Mobile work setback as staff shun flexibility to be seen to be working

Mobile working is on the decline, despite allowing almost 100 million extra working days each year, two surveys have found.

A survey of UK office workers commissioned by Microsoft Windows Mobile found the number of employers offering mobile working had fallen by 10% to under half all firms surveyed, despite results from a report by the Future Foundation that found the practice would allow the UK’s workforce to put in the equivalent of an extra 99 million working days each year.

“With fears over jobs and the economy, more workers – especially middle managers and below – are shunning mobile working, preferring to be seen in the office regardless of whether that is the best location for them to work,” said Microsoft spokesperson James McCarthy.

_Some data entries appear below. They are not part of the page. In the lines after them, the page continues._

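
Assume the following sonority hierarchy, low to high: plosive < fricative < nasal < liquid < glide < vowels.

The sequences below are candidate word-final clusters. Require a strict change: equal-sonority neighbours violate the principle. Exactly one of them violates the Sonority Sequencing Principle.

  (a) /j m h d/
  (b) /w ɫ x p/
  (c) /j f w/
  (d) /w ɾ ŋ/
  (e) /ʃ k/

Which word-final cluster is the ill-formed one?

c

(a) 5-3-2-1 → obeys
(b) 5-4-2-1 → obeys
(c) 5-2-5 → violates
(d) 5-4-3 → obeys
(e) 2-1 → obeys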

Senior managers are three times more likely to be able to work remotely than other employees, which reinforces the belief that flexible working is still seen as a ‘senior perk’ rather than a way to increase productivity and employee satisfaction, says McCarthy.

A quarter of senior managers would leave their job within six months if they could not work remotely, while one in four UK businesses have lost staff as a result of not being able to offer mobile working.

The most productive means of transport in London remains the Underground, with nearly a third saying that advances in technology had allowed them to work while on the way into the office.

An earlier study by Crowne Plaza Hotels & Resorts found that three-quarters of employees now working an additional three hours each day as a result of mobile devices.